# Solved: Recording Tab Missing in Device Manager



## elkrott (Jan 11, 2003)

Home XP Service Pack 2
There is no Recording Tab when I click on my disk drives in Device Manager.
Clicking on Device Manager then my drives I get following tabs;
General, Properties, DVD, Region, Volumes, Drivers, Details
Trying to see if record is turned on for drives I keep getting \Is not accessible incorrect function when accessing drives


----------



## moper (Feb 14, 2004)

Go to 'My Computer'. Right click your DVD drive and choose 'Properties. 
What are the make and model of the drives?


moper


----------



## elkrott (Jan 11, 2003)

Lite-on Ltr-24102m
Lite-on Dvdrw Shw-1635s


----------



## moper (Feb 14, 2004)

Did you find the 'Recording' tab?

Is this related to the problem here:http://forums.techguy.org/multimedia/499636-cd-dvd-record-problem.html

moper


----------



## elkrott (Jan 11, 2003)

No recording tab.
Yes related to the above problem think It was all caused by Roxio which I uninstalled.
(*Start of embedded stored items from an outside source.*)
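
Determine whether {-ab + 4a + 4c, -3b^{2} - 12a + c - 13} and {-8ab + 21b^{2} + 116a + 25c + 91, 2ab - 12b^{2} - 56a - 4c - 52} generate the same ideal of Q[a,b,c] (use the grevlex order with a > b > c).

Two ideals are equal iff their reduced Gröbner bases coincide (the reduced basis is unique for a fixed ordering).
Buchberger on the first generating set:
f_1 = -ab + 4a + 4c, LT = ab.
f_2 = -3b^{2} - 12a + c - 13, LT = b^{2}.

S(f_1,f_2): lcm = ab^{2}. S = -4a^{2} - 4ab + \tfrac{1}{3}ac - 4bc - \tfrac{13}{3}a.
  reduce S modulo (f_1, f_2):
  remainder -4a^{2} + \tfrac{1}{3}ac - 4bc - \tfrac{61}{3}a - 16c ≠ 0; add g_3 = -4a^{2} + \tfrac{1}{3}ac - 4bc - \tfrac{61}{3}a - 16c to the basis.

The other S-polynomials (S(f_1,g_3), S(f_2,g_3)) all reduce to 0 modulo the current basis, so we have a Gröbner basis.
Inter-reduce: drop elements whose leading term is divisible by another's, tail-reduce, and make monic.
Reduced Gröbner basis: {a^{2} - \tfrac{1}{12}ac + bc + \tfrac{61}{12}a + 4c, ab - 4a - 4c, b^{2} + 4a - \tfrac{1}{3}c + \tfrac{13}{3}}.

Buchberger on the second generating set:
h_1 = -8ab + 21b^{2} + 116a + 25c + 91, LT = ab.
h_2 = 2ab - 12b^{2} - 56a - 4c - 52, LT = ab.

S(h_1,h_2): lcm = ab. S = \tfrac{27}{8}b^{2} + \tfrac{27}{2}a - \tfrac{9}{8}c + \tfrac{117}{8}.
  reduce S modulo (h_1, h_2):
  remainder \tfrac{27}{8}b^{2} + \tfrac{27}{2}a - \tfrac{9}{8}c + \tfrac{117}{8} ≠ 0; add k_3 = \tfrac{27}{8}b^{2} + \tfrac{27}{2}a - \tfrac{9}{8}c + \tfrac{117}{8} to the basis.

S(h_1,k_3): lcm = ab^{2}. S = -\tfrac{21}{8}b^{3} - 4a^{2} - \tfrac{29}{2}ab + \tfrac{1}{3}ac - \tfrac{25}{8}bc - \tfrac{13}{3}a - \tfrac{91}{8}b.
  reduce S modulo (h_1, h_2, k_3):
  remainder -4a^{2} + \tfrac{1}{3}ac - 4bc - \tfrac{61}{3}a - 16c ≠ 0; add k_4 = -4a^{2} + \tfrac{1}{3}ac - 4bc - \tfrac{61}{3}a - 16c to the basis.

The other S-polynomials (S(h_2,k_3), S(h_1,k_4), S(h_2,k_4), S(k_3,k_4)) all reduce to 0 modulo the current basis, so we have a Gröbner basis.
Inter-reduce: drop elements whose leading term is divisible by another's, tail-reduce, and make monic.
Reduced Gröbner basis: {a^{2} - \tfrac{1}{12}ac + bc + \tfrac{61}{12}a + 4c, ab - 4a - 4c, b^{2} + 4a - \tfrac{1}{3}c + \tfrac{13}{3}}.

The two bases agree; hence the ideals are identical.
The choice of monomial ordering does not affect the verdict — as long as both bases are computed under the same ordering, their equality decides ideal equality.

Yes, the ideals are equal.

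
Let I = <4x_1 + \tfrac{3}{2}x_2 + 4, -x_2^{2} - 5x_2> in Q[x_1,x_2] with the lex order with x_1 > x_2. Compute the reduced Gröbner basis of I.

G = {x_1 + \tfrac{3}{8}x_2 + 1, x_2^{2} + 5x_2}

f_1 = 4x_1 + \tfrac{3}{2}x_2 + 4, LT = x_1.
f_2 = -x_2^{2} - 5x_2, LT = x_2^{2}.

The S-polynomials (S(f_1,f_2)) all reduce to 0 modulo the current basis, so we have a Gröbner basis.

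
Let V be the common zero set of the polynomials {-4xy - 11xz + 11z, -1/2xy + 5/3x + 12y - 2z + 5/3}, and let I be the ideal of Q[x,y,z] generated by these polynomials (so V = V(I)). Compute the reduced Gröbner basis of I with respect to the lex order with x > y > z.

G = {xy - 10/3x - 24y + 4z - 10/3, xz + 40/33x + 96/11y - 27/11z + 40/33, y^2 + 79/32yz + 5/36y - 11/24z^2 + 55/72z}

This is the nonlinear analogue of row-reducing a linear system.

f_1 = -4xy - 11xz + 11z, LT = xy.
f_2 = -1/2xy + 5/3x + 12y - 2z + 5/3, LT = xy.

S(f_1,f_2): lcm = xy. S = 11/4xz + 10/3x + 24y - 27/4z + 10/3.
  reduce S modulo (f_1, f_2):
  remainder 11/4xz + 10/3x + 24y - 27/4z + 10/3 ≠ 0; add g_3 = 11/4xz + 10/3x + 24y - 27/4z + 10/3 to the basis.

S(f_1,g_3): lcm = xyz. S = -40/33xy + 11/4xz^2 - 96/11y^2 + 27/11yz - 40/33y - 11/4z^2.
  reduce S modulo (f_1, f_2, g_3):
  remainder -96/11y^2 - 237/11yz - 40/33y + 4z^2 - 20/3z ≠ 0; add g_4 = -96/11y^2 - 237/11yz - 40/33y + 4z^2 - 20/3z to the basis.

The other S-polynomials (S(f_2,g_3), S(f_1,g_4), S(f_2,g_4), S(g_3,g_4)) all reduce to 0 modulo the current basis, so we have a Gröbner basis.
Inter-reduce: drop elements whose leading term is divisible by another's, tail-reduce, and make monic.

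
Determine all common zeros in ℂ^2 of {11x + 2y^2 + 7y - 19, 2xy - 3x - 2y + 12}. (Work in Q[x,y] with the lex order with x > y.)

{(2, -3), (2/11 + 9*sqrt(26)/22, 1/2 - sqrt(26)/2), (2/11 - 9*sqrt(26)/22, 1/2 + sqrt(26)/2)}

Compute a lex Gröbner basis by Buchberger's algorithm.
f_1 = 11x + 2y^2 + 7y - 19, LT = x.
f_2 = 2xy - 3x - 2y + 12, LT = xy.

S(f_1,f_2): lcm = xy. S = 3/2x + 2/11y^3 + 7/11y^2 - 8/11y - 6.
  leading term x: subtract (3/22)·f_1 from 3/2x + 2/11y^3 + 7/11y^2 - 8/11y - 6 → 2/11y^3 + 4/11y^2 - 37/22y - 75/22
  leading term y^3: no divisor's leading term divides it; move 2/11y^3 to the remainder.
  leading term y^2: no divisor's leading term divides it; move 4/11y^2 to the remainder.
  leading term y: no divisor's leading term divides it; move -37/22y to the remainder.
  leading term 1: no divisor's leading term divides it; move -75/22 to the remainder.
  remainder 2/11y^3 + 4/11y^2 - 37/22y - 75/22 ≠ 0; add h_3 = 2/11y^3 + 4/11y^2 - 37/22y - 75/22 to the basis.

The other S-polynomials (S(f_1,h_3), S(f_2,h_3)) all reduce to 0 modulo the current basis, so we have a Gröbner basis.
Inter-reduce: drop elements whose leading term is divisible by another's, tail-reduce, and make monic.
Reduced Gröbner basis: {x + 2/11y^2 + 7/11y - 19/11, y^3 + 2y^2 - 37/4y - 75/4}.

Since the basis is lex-ordered, y^3 + 2y^2 - 37/4y - 75/4 is univariate in y. Its roots are {-3, 1/2 - sqrt(26)/2, 1/2 + sqrt(26)/2}. Back-substituting each root into the other basis elements fixes the other coordinates.
  y = -3: the earlier basis element becomes x - 2 = 0, giving x = 2 — point (2, -3).
  y = 1/2 - sqrt(26)/2: the earlier basis element becomes x - 9*sqrt(26)/22 - 2/11 = 0, giving x = 2/11 + 9*sqrt(26)/22 — point (2/11 + 9*sqrt(26)/22, 1/2 - sqrt(26)/2).
  y = 1/2 + sqrt(26)/2: the earlier basis element becomes x - 2/11 + 9*sqrt(26)/22 = 0, giving x = 2/11 - 9*sqrt(26)/22 — point (2/11 - 9*sqrt(26)/22, 1/2 + sqrt(26)/2).
Each listed point satisfies every original equation (direct substitution).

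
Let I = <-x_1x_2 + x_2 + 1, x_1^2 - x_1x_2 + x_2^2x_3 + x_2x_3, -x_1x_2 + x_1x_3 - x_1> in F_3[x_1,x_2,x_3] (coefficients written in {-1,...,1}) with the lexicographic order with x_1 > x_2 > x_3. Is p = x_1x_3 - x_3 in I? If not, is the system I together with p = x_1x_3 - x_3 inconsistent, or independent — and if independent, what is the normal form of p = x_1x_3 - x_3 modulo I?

x_1x_3 - x_3 is independent of I; its normal form modulo I is -x_2x_3^3 - x_2x_3^2 - x_2 - x_3^3 - x_3^2 - x_3 - 1.

First compute the reduced Gröbner basis of I by Buchberger's algorithm.
f_1 = -x_1x_2 + x_2 + 1, LT = x_1x_2.
f_2 = x_1^2 - x_1x_2 + x_2^2x_3 + x_2x_3, LT = x_1^2.
f_3 = -x_1x_2 + x_1x_3 - x_1, LT = x_1x_2.

S(f_1,f_2): lcm = x_1^2x_2. S = x_1x_2^2 - x_1x_2 - x_1 - x_2^3x_3 - x_2^2x_3.
  reduce S modulo (f_1, f_2, f_3):
  remainder -x_1 - x_2^3x_3 - x_2^2x_3 + x_2^2 - 1 ≠ 0; add h_4 = -x_1 - x_2^3x_3 - x_2^2x_3 + x_2^2 - 1 to the basis.

S(f_1,f_3): lcm = x_1x_2. S = x_1x_3 - x_1 - x_2 - 1.
  reduce S modulo (f_1, f_2, f_3, h_4):
  remainder -x_2^3x_3^2 + x_2^3x_3 - x_2^2x_3^2 - x_2^2x_3 - x_2^2 - x_2 - x_3 ≠ 0; add h_5 = -x_2^3x_3^2 + x_2^3x_3 - x_2^2x_3^2 - x_2^2x_3 - x_2^2 - x_2 - x_3 to the basis.

S(f_2,f_3): lcm = x_1^2x_2. S = x_1^2x_3 - x_1^2 - x_1x_2^2 + x_2^3x_3 + x_2^2x_3.
  reduce S modulo (f_1, f_2, f_3, h_4, h_5):
  remainder x_2^3x_3 - x_2^2x_3^2 - x_2^2x_3 - x_2^2 - x_2x_3^2 - x_2x_3 + x_2 + x_3 - 1 ≠ 0; add h_6 = x_2^3x_3 - x_2^2x_3^2 - x_2^2x_3 - x_2^2 - x_2x_3^2 - x_2x_3 + x_2 + x_3 - 1 to the basis.

S(f_1,h_4): lcm = x_1x_2. S = -x_2^4x_3 - x_2^3x_3 + x_2^3 + x_2 - 1.
  reduce S modulo (f_1, f_2, f_3, h_4, h_5, h_6):
  remainder -x_2^2 + x_2x_3 + x_2 + x_3 - 1 ≠ 0; add h_7 = -x_2^2 + x_2x_3 + x_2 + x_3 - 1 to the basis.

S(f_3,h_5): lcm = x_1x_2^3x_3^2. S = x_1x_2^3x_3 - x_1x_2^2x_3^3 - x_1x_2^2x_3 - x_1x_2^2 - x_1x_2 - x_1x_3.
  reduce S modulo (f_1, f_2, f_3, h_4, h_5, h_6, h_7):
  remainder -x_2x_3^4 + x_2x_3^2 + x_2x_3 + x_2 - x_3^4 + x_3^2 + x_3 + 1 ≠ 0; add h_8 = -x_2x_3^4 + x_2x_3^2 + x_2x_3 + x_2 - x_3^4 + x_3^2 + x_3 + 1 to the basis.

The other S-polynomials (S(f_2,h_4), S(f_3,h_4), S(f_1,h_5), S(f_2,h_5), S(h_4,h_5), S(f_1,h_6), S(f_2,h_6), S(f_3,h_6), S(h_4,h_6), S(h_5,h_6), S(f_1,h_7), S(f_2,h_7), S(f_3,h_7), S(h_4,h_7), S(h_5,h_7), S(h_6,h_7), S(f_1,h_8), S(f_2,h_8), S(f_3,h_8), S(h_4,h_8), S(h_5,h_8), S(h_6,h_8), S(h_7,h_8)) all reduce to 0 modulo the current basis, so we have a Gröbner basis.
Inter-reduce: drop elements whose leading term is divisible by another's, tail-reduce, and make monic.
Reduced Gröbner basis: {x_1 + x_2x_3^3 + x_2x_3^2 - x_2 + x_3^3 + x_3^2 - 1, x_2^2 - x_2x_3 - x_2 - x_3 + 1, x_2x_3^4 - x_2x_3^2 - x_2x_3 - x_2 + x_3^4 - x_3^2 - x_3 - 1}.
Label its elements g_1 = x_1 + x_2x_3^3 + x_2x_3^2 - x_2 + x_3^3 + x_3^2 - 1, g_2 = x_2^2 - x_2x_3 - x_2 - x_3 + 1, g_3 = x_2x_3^4 - x_2x_3^2 - x_2x_3 - x_2 + x_3^4 - x_3^2 - x_3 - 1.

Reduce p = x_1x_3 - x_3 modulo G:
  leading term x_1x_3: subtract (x_3)·g_1 from x_1x_3 - x_3 → -x_2x_3^4 - x_2x_3^3 + x_2x_3 - x_3^4 - x_3^3
  leading term x_2x_3^4: subtract (-1)·g_3 from -x_2x_3^4 - x_2x_3^3 + x_2x_3 - x_3^4 - x_3^3 → -x_2x_3^3 - x_2x_3^2 - x_2 - x_3^3 - x_3^2 - x_3 - 1
  leading term x_2x_3^3: no divisor's leading term divides it; move -x_2x_3^3 to the remainder.
  leading term x_2x_3^2: no divisor's leading term divides it; move -x_2x_3^2 to the remainder.
  leading term x_2: no divisor's leading term divides it; move -x_2 to the remainder.
  leading term x_3^3: no divisor's leading term divides it; move -x_3^3 to the remainder.
  leading term x_3^2: no divisor's leading term divides it; move -x_3^2 to the remainder.
  leading term x_3: no divisor's leading term divides it; move -x_3 to the remainder.
  leading term 1: no divisor's leading term divides it; move -1 to the remainder.
  normal form = -x_2x_3^3 - x_2x_3^2 - x_2 - x_3^3 - x_3^2 - x_3 - 1.
The normal form is nonzero, so p ∉ I. Since p minus its normal form lies in I, I + (p) = I + (r) where r = -x_2x_3^3 - x_2x_3^2 - x_2 - x_3^3 - x_3^2 - x_3 - 1; decide whether this ideal is the whole ring.
Run Buchberger on G together with r (pairs among the g_i already reduce to 0 since G is a Gröbner basis):
g_1 = x_1 + x_2x_3^3 + x_2x_3^2 - x_2 + x_3^3 + x_3^2 - 1, LT = x_1.
g_2 = x_2^2 - x_2x_3 - x_2 - x_3 + 1, LT = x_2^2.
g_3 = x_2x_3^4 - x_2x_3^2 - x_2x_3 - x_2 + x_3^4 - x_3^2 - x_3 - 1, LT = x_2x_3^4.
r = -x_2x_3^3 - x_2x_3^2 - x_2 - x_3^3 - x_3^2 - x_3 - 1, LT = x_2x_3^3.

S(g_2,r): lcm = x_2^2x_3^3. S = -x_2^2x_3^2 - x_2^2 - x_2x_3^4 + x_2x_3^3 - x_2x_3^2 - x_2x_3 - x_2 - x_3^4 + x_3^3.
  reduce S modulo (g_1, g_2, g_3, r):
  remainder x_3 ≠ 0; add m_5 = x_3 to the basis.

S(g_3,m_5): lcm = x_2x_3^4. S = -x_2x_3^2 - x_2x_3 - x_2 + x_3^4 - x_3^2 - x_3 - 1.
  reduce S modulo (g_1, g_2, g_3, r, m_5):
  remainder -x_2 - 1 ≠ 0; add m_6 = -x_2 - 1 to the basis.

The other S-polynomials (S(g_1,g_2), S(g_1,g_3), S(g_1,r), S(g_2,g_3), S(g_3,r), S(g_1,m_5), S(g_2,m_5), S(r,m_5), S(g_1,m_6), S(g_2,m_6), S(g_3,m_6), S(r,m_6), S(m_5,m_6)) all reduce to 0 modulo the current basis, so we have a Gröbner basis.
Inter-reduce: drop elements whose leading term is divisible by another's, tail-reduce, and make monic.
Reduced Gröbner basis: {x_1, x_2 + 1, x_3}.
The reduced Gröbner basis of I + (p) is {x_1, x_2 + 1, x_3} ≠ {1}, a proper ideal, so the enlarged system stays consistent: p is independent of I, with normal form -x_2x_3^3 - x_2x_3^2 - x_2 - x_3^3 - x_3^2 - x_3 - 1.

Ideal membership is decidable via reduction modulo a Gröbner basis.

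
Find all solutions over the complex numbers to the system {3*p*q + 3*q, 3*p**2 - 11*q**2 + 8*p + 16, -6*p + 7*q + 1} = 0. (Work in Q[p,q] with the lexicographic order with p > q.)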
Also I can't drag and drop to my internal CD drive or my external DVD drive.


----------



## moper (Feb 14, 2004)

Continue in the other thread. You have to run the Fixcd.reg that Johnwill posted.



moper


----------



## elkrott (Jan 11, 2003)

Ran the fixcd.reg didnt help.
Looks like I'm going to have to take PC somewhere to get this problem resolved.


----------



## louiseb (Feb 15, 2008)

I have the same problem with the recording tab going missing half way through creating a disc. I have checked that IMAPI is on auto and started, then used your FIXCD.REG which appears to have corrected the problem. My question is why I keep getting this happen? I can record using other software, even though I have no recording tab but find dragging and dropping with the Windows Wizard quicker and easier when it's just a couple of things to do. Can you shed any light on why this would keep occurring?
Many thanks


----------



## louiseb (Feb 15, 2008)

Further to above, even though I have the recording tab back, in the wizard I can only write not erase. I have checked that the drive type is 2 so was wondering if you could help me find my erase again? 
Many thanks


----------